I suspect that the builder and previous occupant did just this - put in extra "capacity" for some unspecified future use. I'm going to open up the ceiling lights and the wall plugs to look for red wires where I don't expect them - a good tip.
--Arlo
A few warm up questions first. Just to get the juices flowing.
Taking the cover plate off the box containing the mystery switch are the circuits run in romex?
Do either of the switches have a red wire connected to them?
To clarify, in the kitchen there are two 3-way switches; each one has three screws, and, yes, there is a red wire on each switch. At the other end of the house is a second mystery circuit, but it's controlled by a regular switch with two screws.
Any insights you might have would be appreciated.
--Arlo
My question didn't get me any dramatic answers. Sometimes the magic works. Sometimes it doesn't.
What I suspect is happening. First the switch by the exterior door: It originally controlled a switched receptacle somewhere in the same room. Commonly, but not always, near the door. It is intended to provide a light controlled at the entrance.
What commonly happens is the receptacle goes bad and is replaced by someone who either didn't connect the switched leg, the power lead controlled by the switch, or connected both the switched and unswitched conductors without removing the interconnect tab on the side of the receptacle.
If there is a red lead connected to the mystery switch you should be able to, by just removing the plates and looking in with a flashlight, find a receptacle box with a, only one, red wire present. If you find a box with two red wires that are connected together without connecting to the receptacle its not the right box. Try the next one in line.
Once you find the right box it should be a simple matter of making sure the tab on the hot side of the receptacle is removed and the red wire, controlled by the switch connected to the lower plug. The upper one remains connected to the, constant hot, black wire. The neutral side remains common to top and bottom so the brass interconnect tab remains whole on that side.
The kitchen circuit is more of a poser. I suspect that the central light was originally designed to be switches from more than two locations and that someone has replaced a switch incorrectly. So now instead of having the light controlled from, you say there are two three way switches so more than two, three or more, locations it is now only controlled from one.
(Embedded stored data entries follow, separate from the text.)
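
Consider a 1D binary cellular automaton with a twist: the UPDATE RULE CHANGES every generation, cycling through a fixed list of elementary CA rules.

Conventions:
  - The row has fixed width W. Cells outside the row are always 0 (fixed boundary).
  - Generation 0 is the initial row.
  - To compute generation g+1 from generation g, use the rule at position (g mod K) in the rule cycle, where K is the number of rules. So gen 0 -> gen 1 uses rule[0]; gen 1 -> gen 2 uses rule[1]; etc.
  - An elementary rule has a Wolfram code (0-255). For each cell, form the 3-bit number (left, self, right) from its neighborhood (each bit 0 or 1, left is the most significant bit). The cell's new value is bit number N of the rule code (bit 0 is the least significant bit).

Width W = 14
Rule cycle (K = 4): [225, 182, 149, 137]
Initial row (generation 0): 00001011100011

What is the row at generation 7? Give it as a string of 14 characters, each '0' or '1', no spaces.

Answer: 01010101001110

Derivation:
Gen 0: 00001011100011
Gen 1 (rule 225): 11100101101001
Gen 2 (rule 182): 01011110011111
Gen 3 (rule 149): 01001101001110
Gen 4 (rule 137): 00001000001100
Gen 5 (rule 225): 11100011100101
Gen 6 (rule 182): 01010101011111
Gen 7 (rule 149): 01010101001110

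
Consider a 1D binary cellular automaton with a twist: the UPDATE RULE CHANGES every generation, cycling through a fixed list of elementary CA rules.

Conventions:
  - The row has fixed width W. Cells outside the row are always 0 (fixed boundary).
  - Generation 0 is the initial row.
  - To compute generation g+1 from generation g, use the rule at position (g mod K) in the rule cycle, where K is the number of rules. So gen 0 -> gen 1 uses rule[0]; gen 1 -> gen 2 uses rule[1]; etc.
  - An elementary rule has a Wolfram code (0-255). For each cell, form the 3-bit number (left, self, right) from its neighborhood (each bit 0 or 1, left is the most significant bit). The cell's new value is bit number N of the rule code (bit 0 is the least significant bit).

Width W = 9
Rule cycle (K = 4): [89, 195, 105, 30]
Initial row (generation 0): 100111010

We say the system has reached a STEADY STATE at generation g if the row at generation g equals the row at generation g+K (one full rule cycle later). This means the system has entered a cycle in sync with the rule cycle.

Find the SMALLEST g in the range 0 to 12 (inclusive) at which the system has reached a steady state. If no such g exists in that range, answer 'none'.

Gen 0: 100111010
Gen 1 (rule 89): 010101001
Gen 2 (rule 195): 100000010
Gen 3 (rule 105): 001111000
Gen 4 (rule 30): 011000100
Gen 5 (rule 89): 011110011
Gen 6 (rule 195): 101110101
Gen 7 (rule 105): 011011010
Gen 8 (rule 30): 110010011
Gen 9 (rule 89): 111001011
Gen 10 (rule 195): 011010001
Gen 11 (rule 105): 011100100
Gen 12 (rule 30): 110011110
Gen 13 (rule 89): 111010011
Gen 14 (rule 195): 011000101
Gen 15 (rule 105): 011010010
Gen 16 (rule 30): 110011111

Answer: none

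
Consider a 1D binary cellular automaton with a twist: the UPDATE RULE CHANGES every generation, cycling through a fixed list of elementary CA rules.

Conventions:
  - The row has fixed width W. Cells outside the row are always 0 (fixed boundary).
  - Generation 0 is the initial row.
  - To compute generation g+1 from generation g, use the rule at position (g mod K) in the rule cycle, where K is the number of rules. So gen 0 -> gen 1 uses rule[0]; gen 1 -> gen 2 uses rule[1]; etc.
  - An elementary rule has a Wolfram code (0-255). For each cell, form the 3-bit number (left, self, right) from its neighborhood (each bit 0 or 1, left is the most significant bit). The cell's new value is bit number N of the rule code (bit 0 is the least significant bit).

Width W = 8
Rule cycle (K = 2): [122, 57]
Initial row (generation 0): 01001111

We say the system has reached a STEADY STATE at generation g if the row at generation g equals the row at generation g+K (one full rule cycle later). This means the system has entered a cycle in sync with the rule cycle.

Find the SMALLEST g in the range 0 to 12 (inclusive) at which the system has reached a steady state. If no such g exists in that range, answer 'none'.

Answer: 11

Derivation:
Gen 0: 01001111
Gen 1 (rule 122): 10111001
Gen 2 (rule 57): 01100100
Gen 3 (rule 122): 11111010
Gen 4 (rule 57): 10000101
Gen 5 (rule 122): 01001010
Gen 6 (rule 57): 00100101
Gen 7 (rule 122): 01011010
Gen 8 (rule 57): 00110101
Gen 9 (rule 122): 01111010
Gen 10 (rule 57): 01000101
Gen 11 (rule 122): 10101010
Gen 12 (rule 57): 01010101
Gen 13 (rule 122): 10101010
Gen 14 (rule 57): 01010101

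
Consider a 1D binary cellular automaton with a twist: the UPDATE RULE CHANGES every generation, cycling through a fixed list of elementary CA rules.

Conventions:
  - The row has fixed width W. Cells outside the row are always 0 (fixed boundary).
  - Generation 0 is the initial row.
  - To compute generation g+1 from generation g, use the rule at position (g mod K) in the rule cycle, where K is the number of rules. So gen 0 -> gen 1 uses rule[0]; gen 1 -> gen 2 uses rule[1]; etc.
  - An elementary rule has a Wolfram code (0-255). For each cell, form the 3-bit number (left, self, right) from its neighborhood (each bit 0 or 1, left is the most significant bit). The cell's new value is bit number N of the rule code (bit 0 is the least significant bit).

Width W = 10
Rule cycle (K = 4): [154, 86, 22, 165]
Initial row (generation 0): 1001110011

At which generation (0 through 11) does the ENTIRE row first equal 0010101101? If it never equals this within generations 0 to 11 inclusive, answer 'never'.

Answer: 4

Derivation:
Gen 0: 1001110011
Gen 1 (rule 154): 0111101110
Gen 2 (rule 86): 1000100011
Gen 3 (rule 22): 1101110100
Gen 4 (rule 165): 0010101101
Gen 5 (rule 154): 0100001000
Gen 6 (rule 86): 1110011100
Gen 7 (rule 22): 0001100010
Gen 8 (rule 165): 1100001010
Gen 9 (rule 154): 1010010001
Gen 10 (rule 86): 1011111011
Gen 11 (rule 22): 1000000000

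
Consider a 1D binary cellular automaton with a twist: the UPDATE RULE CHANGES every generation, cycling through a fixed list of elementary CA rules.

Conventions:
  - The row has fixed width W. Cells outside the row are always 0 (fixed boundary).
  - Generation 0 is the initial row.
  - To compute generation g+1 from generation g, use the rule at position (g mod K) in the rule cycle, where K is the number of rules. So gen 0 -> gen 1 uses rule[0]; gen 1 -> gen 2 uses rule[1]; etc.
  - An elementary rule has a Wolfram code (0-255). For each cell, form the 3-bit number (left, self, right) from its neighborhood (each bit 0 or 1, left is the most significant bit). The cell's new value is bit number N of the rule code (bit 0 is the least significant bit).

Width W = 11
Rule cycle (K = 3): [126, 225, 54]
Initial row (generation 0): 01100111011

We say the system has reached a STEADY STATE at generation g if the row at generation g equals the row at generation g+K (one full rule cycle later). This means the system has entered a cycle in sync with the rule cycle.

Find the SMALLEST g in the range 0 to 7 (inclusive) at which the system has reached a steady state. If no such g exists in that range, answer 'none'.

Gen 0: 01100111011
Gen 1 (rule 126): 11111101111
Gen 2 (rule 225): 01111110111
Gen 3 (rule 54): 10000001000
Gen 4 (rule 126): 11000011100
Gen 5 (rule 225): 01011001101
Gen 6 (rule 54): 11100110011
Gen 7 (rule 126): 10111111111
Gen 8 (rule 225): 01011111111
Gen 9 (rule 54): 11100000000
Gen 10 (rule 126): 10110000000

Answer: none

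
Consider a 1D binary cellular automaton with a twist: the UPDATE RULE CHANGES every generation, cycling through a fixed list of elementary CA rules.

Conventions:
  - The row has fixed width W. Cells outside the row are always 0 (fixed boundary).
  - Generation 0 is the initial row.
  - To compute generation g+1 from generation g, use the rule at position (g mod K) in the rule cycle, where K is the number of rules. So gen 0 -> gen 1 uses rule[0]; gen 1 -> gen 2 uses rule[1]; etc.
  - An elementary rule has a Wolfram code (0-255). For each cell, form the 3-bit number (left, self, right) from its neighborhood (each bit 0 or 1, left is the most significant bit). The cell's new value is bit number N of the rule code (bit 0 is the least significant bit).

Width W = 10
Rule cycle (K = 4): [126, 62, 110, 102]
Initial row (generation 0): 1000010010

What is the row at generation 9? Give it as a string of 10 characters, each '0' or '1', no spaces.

Answer: 0000011100

Derivation:
Gen 0: 1000010010
Gen 1 (rule 126): 1100111111
Gen 2 (rule 62): 1011100000
Gen 3 (rule 110): 1110100000
Gen 4 (rule 102): 0011100000
Gen 5 (rule 126): 0110110000
Gen 6 (rule 62): 1101101000
Gen 7 (rule 110): 1111111000
Gen 8 (rule 102): 0000001000
Gen 9 (rule 126): 0000011100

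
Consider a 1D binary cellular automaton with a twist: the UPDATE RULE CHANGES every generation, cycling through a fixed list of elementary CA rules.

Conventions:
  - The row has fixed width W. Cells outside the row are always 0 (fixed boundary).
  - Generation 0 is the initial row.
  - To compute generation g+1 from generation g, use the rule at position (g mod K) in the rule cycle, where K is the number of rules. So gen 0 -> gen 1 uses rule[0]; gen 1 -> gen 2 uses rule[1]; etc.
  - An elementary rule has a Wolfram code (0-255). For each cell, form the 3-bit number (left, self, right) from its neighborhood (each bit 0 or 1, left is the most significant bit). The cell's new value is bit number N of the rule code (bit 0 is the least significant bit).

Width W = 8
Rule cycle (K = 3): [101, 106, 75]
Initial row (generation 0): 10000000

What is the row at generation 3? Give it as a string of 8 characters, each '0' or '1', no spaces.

Gen 0: 10000000
Gen 1 (rule 101): 10111111
Gen 2 (rule 106): 01100001
Gen 3 (rule 75): 11101110

Answer: 11101110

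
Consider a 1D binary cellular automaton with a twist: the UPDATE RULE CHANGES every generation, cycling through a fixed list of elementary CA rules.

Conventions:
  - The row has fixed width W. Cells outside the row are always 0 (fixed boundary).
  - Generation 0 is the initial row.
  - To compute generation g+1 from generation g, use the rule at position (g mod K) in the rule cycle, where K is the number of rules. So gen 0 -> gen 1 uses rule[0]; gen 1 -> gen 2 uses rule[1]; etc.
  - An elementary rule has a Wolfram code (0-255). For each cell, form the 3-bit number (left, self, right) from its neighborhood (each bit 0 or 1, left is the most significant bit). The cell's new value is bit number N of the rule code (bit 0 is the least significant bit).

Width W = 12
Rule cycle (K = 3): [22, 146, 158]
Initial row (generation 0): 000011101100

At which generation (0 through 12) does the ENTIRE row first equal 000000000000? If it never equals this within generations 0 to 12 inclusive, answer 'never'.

Gen 0: 000011101100
Gen 1 (rule 22): 000100000010
Gen 2 (rule 146): 001010000101
Gen 3 (rule 158): 011011001101
Gen 4 (rule 22): 100000110001
Gen 5 (rule 146): 010001001010
Gen 6 (rule 158): 111011111011
Gen 7 (rule 22): 000000000000
Gen 8 (rule 146): 000000000000
Gen 9 (rule 158): 000000000000
Gen 10 (rule 22): 000000000000
Gen 11 (rule 146): 000000000000
Gen 12 (rule 158): 000000000000

Answer: 7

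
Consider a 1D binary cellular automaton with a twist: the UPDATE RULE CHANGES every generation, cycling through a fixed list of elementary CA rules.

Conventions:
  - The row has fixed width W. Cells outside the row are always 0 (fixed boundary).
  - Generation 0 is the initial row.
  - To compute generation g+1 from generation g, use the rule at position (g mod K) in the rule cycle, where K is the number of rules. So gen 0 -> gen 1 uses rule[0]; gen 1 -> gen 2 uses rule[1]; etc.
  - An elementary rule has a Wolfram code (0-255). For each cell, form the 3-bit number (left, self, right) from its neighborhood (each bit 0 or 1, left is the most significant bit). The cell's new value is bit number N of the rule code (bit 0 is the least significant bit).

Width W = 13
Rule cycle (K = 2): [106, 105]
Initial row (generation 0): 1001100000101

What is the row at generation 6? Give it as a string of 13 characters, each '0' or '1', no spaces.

Gen 0: 1001100000101
Gen 1 (rule 106): 0011100001010
Gen 2 (rule 105): 1010101100100
Gen 3 (rule 106): 0101011101000
Gen 4 (rule 105): 0010110110011
Gen 5 (rule 106): 0101111110111
Gen 6 (rule 105): 0011000011101

Answer: 0011000011101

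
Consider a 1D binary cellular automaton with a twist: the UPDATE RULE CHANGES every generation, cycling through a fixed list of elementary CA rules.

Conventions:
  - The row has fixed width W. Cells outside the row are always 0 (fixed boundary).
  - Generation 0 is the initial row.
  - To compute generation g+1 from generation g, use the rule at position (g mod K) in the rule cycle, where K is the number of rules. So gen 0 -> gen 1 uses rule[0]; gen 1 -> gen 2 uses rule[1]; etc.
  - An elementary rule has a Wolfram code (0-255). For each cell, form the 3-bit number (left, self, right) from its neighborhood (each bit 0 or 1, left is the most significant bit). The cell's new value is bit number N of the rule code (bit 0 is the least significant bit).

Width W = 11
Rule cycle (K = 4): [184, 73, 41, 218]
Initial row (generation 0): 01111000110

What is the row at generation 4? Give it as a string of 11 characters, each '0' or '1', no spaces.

Answer: 01011111111

Derivation:
Gen 0: 01111000110
Gen 1 (rule 184): 01110100101
Gen 2 (rule 73): 01010000000
Gen 3 (rule 41): 00100111111
Gen 4 (rule 218): 01011111111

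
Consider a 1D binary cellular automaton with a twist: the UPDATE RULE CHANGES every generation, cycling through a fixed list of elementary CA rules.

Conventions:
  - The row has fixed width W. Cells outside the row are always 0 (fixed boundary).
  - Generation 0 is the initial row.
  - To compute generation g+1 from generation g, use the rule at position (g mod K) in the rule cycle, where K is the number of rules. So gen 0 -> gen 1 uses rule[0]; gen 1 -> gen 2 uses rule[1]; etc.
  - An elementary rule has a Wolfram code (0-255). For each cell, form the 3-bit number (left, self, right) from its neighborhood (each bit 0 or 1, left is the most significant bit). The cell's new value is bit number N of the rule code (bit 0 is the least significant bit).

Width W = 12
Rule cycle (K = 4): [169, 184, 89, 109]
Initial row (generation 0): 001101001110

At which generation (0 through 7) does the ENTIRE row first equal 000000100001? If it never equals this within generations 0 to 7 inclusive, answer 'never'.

Answer: 3

Derivation:
Gen 0: 001101001110
Gen 1 (rule 169): 101010001100
Gen 2 (rule 184): 010101001010
Gen 3 (rule 89): 000000100001
Gen 4 (rule 109): 111110101101
Gen 5 (rule 169): 111101011010
Gen 6 (rule 184): 111010110101
Gen 7 (rule 89): 101000110000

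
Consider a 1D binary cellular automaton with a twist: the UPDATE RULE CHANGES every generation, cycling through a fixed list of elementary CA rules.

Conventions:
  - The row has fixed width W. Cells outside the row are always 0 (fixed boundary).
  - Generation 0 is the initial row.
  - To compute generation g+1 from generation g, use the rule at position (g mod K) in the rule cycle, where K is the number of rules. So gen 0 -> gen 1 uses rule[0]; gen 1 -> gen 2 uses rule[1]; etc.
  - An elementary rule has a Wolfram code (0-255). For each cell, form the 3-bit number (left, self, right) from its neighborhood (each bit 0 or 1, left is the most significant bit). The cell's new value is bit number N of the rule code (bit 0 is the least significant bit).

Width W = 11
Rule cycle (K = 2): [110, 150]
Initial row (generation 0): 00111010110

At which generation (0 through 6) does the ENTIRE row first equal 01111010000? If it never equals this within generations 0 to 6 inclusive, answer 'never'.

Gen 0: 00111010110
Gen 1 (rule 110): 01101111110
Gen 2 (rule 150): 10000111101
Gen 3 (rule 110): 10001100111
Gen 4 (rule 150): 11010011010
Gen 5 (rule 110): 11110111110
Gen 6 (rule 150): 01100011101

Answer: never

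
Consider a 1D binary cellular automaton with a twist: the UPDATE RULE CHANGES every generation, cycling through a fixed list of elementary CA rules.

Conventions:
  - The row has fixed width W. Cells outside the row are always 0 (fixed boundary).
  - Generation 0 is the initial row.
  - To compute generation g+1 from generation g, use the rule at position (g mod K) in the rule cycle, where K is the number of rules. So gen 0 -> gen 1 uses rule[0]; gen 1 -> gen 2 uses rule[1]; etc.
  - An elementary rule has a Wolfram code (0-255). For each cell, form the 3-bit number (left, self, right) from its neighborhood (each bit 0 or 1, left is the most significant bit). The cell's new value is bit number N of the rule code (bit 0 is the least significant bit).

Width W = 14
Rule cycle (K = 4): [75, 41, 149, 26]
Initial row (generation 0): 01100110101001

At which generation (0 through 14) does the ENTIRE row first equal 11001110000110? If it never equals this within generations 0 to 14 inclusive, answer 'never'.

Answer: 13

Derivation:
Gen 0: 01100110101001
Gen 1 (rule 75): 11101110000010
Gen 2 (rule 41): 10011000111000
Gen 3 (rule 149): 11000110010111
Gen 4 (rule 26): 10101101100100
Gen 5 (rule 75): 00001101101001
Gen 6 (rule 41): 11101011010000
Gen 7 (rule 149): 01001000011111
Gen 8 (rule 26): 10110100110000
Gen 9 (rule 75): 00110001110111
Gen 10 (rule 41): 10100101001100
Gen 11 (rule 149): 10110101100011
Gen 12 (rule 26): 00100001010110
Gen 13 (rule 75): 11001110000110
Gen 14 (rule 41): 10001000110100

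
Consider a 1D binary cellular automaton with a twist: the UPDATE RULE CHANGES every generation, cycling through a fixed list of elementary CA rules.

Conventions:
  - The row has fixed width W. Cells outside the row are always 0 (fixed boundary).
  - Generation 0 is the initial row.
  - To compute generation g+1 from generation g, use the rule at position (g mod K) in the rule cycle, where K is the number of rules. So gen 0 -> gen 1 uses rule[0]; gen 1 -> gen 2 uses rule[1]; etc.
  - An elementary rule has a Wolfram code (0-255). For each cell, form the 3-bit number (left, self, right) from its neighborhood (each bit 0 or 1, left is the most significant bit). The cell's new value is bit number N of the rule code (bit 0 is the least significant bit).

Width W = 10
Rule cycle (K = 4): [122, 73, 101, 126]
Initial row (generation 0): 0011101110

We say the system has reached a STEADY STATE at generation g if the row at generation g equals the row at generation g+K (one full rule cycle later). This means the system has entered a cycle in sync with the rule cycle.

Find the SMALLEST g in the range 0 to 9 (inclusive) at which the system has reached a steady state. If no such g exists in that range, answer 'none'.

Answer: none

Derivation:
Gen 0: 0011101110
Gen 1 (rule 122): 0110111011
Gen 2 (rule 73): 0110101011
Gen 3 (rule 101): 0011111101
Gen 4 (rule 126): 0110000111
Gen 5 (rule 122): 1111001101
Gen 6 (rule 73): 1001001100
Gen 7 (rule 101): 1001000101
Gen 8 (rule 126): 1111101111
Gen 9 (rule 122): 1000111001
Gen 10 (rule 73): 0010101000
Gen 11 (rule 101): 1011111011
Gen 12 (rule 126): 1110001111
Gen 13 (rule 122): 1011011001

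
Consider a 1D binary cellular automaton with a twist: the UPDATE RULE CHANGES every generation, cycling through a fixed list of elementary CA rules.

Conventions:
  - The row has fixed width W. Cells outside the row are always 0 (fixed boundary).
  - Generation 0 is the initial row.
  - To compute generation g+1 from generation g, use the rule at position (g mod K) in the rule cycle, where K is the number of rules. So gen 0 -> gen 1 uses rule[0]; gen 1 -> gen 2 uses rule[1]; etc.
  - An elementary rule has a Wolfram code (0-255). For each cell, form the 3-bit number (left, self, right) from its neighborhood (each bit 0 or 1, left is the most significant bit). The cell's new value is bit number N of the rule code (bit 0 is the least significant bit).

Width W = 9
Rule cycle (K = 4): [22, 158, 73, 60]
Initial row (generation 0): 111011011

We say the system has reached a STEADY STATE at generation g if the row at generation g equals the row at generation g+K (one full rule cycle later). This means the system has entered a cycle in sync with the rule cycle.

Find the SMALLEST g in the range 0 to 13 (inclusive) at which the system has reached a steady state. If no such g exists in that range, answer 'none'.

Answer: none

Derivation:
Gen 0: 111011011
Gen 1 (rule 22): 000000000
Gen 2 (rule 158): 000000000
Gen 3 (rule 73): 111111111
Gen 4 (rule 60): 100000000
Gen 5 (rule 22): 110000000
Gen 6 (rule 158): 101000000
Gen 7 (rule 73): 000011111
Gen 8 (rule 60): 000010000
Gen 9 (rule 22): 000111000
Gen 10 (rule 158): 001110100
Gen 11 (rule 73): 101010001
Gen 12 (rule 60): 111111001
Gen 13 (rule 22): 000000111
Gen 14 (rule 158): 000001110
Gen 15 (rule 73): 111101010
Gen 16 (rule 60): 100011111
Gen 17 (rule 22): 110100000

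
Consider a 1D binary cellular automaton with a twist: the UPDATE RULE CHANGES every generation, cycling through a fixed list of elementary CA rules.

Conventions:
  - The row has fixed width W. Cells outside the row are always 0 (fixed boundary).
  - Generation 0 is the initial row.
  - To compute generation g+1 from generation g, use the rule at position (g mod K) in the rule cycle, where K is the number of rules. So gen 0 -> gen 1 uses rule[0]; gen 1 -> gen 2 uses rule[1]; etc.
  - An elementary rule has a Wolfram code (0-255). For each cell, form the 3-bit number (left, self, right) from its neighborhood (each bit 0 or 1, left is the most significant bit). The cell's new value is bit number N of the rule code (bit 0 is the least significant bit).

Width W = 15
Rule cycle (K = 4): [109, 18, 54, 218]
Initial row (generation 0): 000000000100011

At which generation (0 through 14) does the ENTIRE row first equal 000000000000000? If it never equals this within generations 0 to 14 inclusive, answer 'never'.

Gen 0: 000000000100011
Gen 1 (rule 109): 111111110101011
Gen 2 (rule 18): 000000000000000
Gen 3 (rule 54): 000000000000000
Gen 4 (rule 218): 000000000000000
Gen 5 (rule 109): 111111111111111
Gen 6 (rule 18): 000000000000000
Gen 7 (rule 54): 000000000000000
Gen 8 (rule 218): 000000000000000
Gen 9 (rule 109): 111111111111111
Gen 10 (rule 18): 000000000000000
Gen 11 (rule 54): 000000000000000
Gen 12 (rule 218): 000000000000000
Gen 13 (rule 109): 111111111111111
Gen 14 (rule 18): 000000000000000

Answer: 2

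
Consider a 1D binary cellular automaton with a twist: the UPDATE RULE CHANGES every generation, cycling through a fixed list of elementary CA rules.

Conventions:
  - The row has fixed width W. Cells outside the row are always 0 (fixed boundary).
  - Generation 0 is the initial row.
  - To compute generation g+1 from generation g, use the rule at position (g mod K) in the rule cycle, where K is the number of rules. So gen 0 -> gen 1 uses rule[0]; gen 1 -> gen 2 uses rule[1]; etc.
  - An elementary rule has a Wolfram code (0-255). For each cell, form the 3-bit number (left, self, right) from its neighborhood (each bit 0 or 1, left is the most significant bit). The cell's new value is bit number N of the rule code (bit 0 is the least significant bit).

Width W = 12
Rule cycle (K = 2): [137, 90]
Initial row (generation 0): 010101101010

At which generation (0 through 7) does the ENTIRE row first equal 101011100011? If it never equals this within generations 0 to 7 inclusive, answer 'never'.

Answer: never

Derivation:
Gen 0: 010101101010
Gen 1 (rule 137): 000001000000
Gen 2 (rule 90): 000010100000
Gen 3 (rule 137): 111000001111
Gen 4 (rule 90): 101100011001
Gen 5 (rule 137): 001001010000
Gen 6 (rule 90): 010110001000
Gen 7 (rule 137): 000100100011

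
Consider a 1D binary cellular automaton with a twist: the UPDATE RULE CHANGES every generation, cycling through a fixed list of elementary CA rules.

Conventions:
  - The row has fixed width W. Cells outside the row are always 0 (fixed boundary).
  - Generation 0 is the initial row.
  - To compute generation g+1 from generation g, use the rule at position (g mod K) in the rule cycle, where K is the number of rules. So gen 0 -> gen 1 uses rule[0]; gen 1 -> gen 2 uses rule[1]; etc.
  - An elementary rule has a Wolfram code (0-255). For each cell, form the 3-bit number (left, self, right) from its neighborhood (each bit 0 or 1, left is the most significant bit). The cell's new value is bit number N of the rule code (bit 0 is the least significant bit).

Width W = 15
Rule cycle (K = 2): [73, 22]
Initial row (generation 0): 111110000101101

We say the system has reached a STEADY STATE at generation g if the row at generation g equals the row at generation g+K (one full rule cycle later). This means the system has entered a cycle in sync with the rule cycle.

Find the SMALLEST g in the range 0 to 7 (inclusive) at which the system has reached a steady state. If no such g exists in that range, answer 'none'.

Gen 0: 111110000101101
Gen 1 (rule 73): 100010110001100
Gen 2 (rule 22): 110110001010010
Gen 3 (rule 73): 110110100000000
Gen 4 (rule 22): 000000110000000
Gen 5 (rule 73): 111110110111111
Gen 6 (rule 22): 000000000000000
Gen 7 (rule 73): 111111111111111
Gen 8 (rule 22): 000000000000000
Gen 9 (rule 73): 111111111111111

Answer: 6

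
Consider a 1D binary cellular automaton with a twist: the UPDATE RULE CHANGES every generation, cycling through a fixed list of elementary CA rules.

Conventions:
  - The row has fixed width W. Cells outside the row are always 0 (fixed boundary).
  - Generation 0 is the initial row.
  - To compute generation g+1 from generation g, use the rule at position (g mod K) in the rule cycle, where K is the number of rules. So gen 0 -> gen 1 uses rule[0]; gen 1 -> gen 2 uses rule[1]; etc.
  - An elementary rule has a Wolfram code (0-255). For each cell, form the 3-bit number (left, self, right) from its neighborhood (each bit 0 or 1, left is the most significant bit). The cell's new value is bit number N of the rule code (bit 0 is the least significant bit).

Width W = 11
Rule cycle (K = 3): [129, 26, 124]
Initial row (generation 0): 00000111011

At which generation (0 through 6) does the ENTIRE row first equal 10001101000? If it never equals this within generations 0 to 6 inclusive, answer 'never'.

Answer: 2

Derivation:
Gen 0: 00000111011
Gen 1 (rule 129): 11110010000
Gen 2 (rule 26): 10001101000
Gen 3 (rule 124): 11001111100
Gen 4 (rule 129): 00000111001
Gen 5 (rule 26): 00001100110
Gen 6 (rule 124): 00001110111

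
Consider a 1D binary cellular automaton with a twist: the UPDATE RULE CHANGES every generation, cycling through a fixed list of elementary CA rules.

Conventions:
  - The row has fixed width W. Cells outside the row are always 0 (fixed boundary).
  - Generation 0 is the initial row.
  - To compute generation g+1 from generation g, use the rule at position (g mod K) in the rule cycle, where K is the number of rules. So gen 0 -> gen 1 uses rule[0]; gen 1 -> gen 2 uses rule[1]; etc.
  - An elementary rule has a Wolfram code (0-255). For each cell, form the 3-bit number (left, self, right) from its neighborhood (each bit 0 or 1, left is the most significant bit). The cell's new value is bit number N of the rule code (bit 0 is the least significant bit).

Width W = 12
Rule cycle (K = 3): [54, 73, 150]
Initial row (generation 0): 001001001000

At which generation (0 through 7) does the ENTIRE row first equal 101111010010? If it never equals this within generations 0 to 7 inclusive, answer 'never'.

Answer: never

Derivation:
Gen 0: 001001001000
Gen 1 (rule 54): 011111111100
Gen 2 (rule 73): 010000000101
Gen 3 (rule 150): 111000001101
Gen 4 (rule 54): 000100010011
Gen 5 (rule 73): 110001000011
Gen 6 (rule 150): 001011100100
Gen 7 (rule 54): 011100011110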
If you could give me a count on how many switches are in the kitchen, the number and color of the wires in each box and how they are connected presently I could try walking you through trouble shooting.
These are pretty common problems for houses that have been worked on by untrained people. I've seen variations on this theme many times. You might consider calling an electrician. If you do the work yourself be careful. A circuit tracer might help but in this case I wouldn't go out and buy one unless you just like collecting tools. I use one occasionally but for this sort of thing I use a brute force approach.
Or it might be like my living room. I had it wire with all of the recptacles split with one side controlled by a switch. I latter decided that I did not need any and reconfigured all of them. But in my case the switch still controlls some downlights.
Thanks for sharing this approach with me. I'm going to give it a try before trying to scrounge one of those signal generators.
What I basically overlooked was that if there's a red wire coming into one box, there should be a red wire going into another box.... This will take me a while, but I've been living with this puzzle for three plus years already.